But it wasn’t all “shiny, happy, funny.” You created some very provocative imagery, like staging Tupac as a slave on a cotton field.

Well, real artists take chances and risks and they don’t worry about the repercussions or the correctness of things. Tupac did not have to ask a publicist if it was okay, because Tupac was an artist. Artists understand things and connect. But, boy, it was super hard to get certain pictures made, it was not easy! Collaborations of any kind are a risk on my part, believe me!

How come?

There were some real serious publicity machines going on back then! That’s when it all started, when I was working at Vanity Fair and Rolling Stone — there were some heavy duty publicists out to get me — they wanted to destroy me! (Laughs) Look, if Marilyn Monroe, during her shoot with Bert Stern, had her publicist in the room, we would have never had those incredible photographs of her from “The Last Sitting,” right before she died. If she had a manager there, he’d be freaking out, “Marilyn, your nipples are showing!”

Are you still able to nurture a photographer-muse bond nowadays, or have celebrities become more unapproachable?
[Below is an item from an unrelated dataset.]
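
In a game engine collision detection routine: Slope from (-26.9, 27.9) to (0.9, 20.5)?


slope = (y2-y1)/(x2-x1) = (20.5-27.9)/(0.9-(-26.9)) = (-7.4)/27.8 = -0.2662

-0.2662


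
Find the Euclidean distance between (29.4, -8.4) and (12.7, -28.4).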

Actually, I think it’s gotten better now, believe it or not. With the Internet and with much more imagery out there, people are a lot more open. People like Kanye West, as they’ve gotten older, they understand that good photographers don’t grow on trees, and they want to collaborate with artists that make interesting statements that haven’t been seen before. It’s a really good time for that!But when celebrities start talking about themselves as “brands”— my eyes glaze over and I just kind of want to run back to Maui and sit in a jungle! (Laughs) Like, Oh my God! Fuck it all, let’s make art!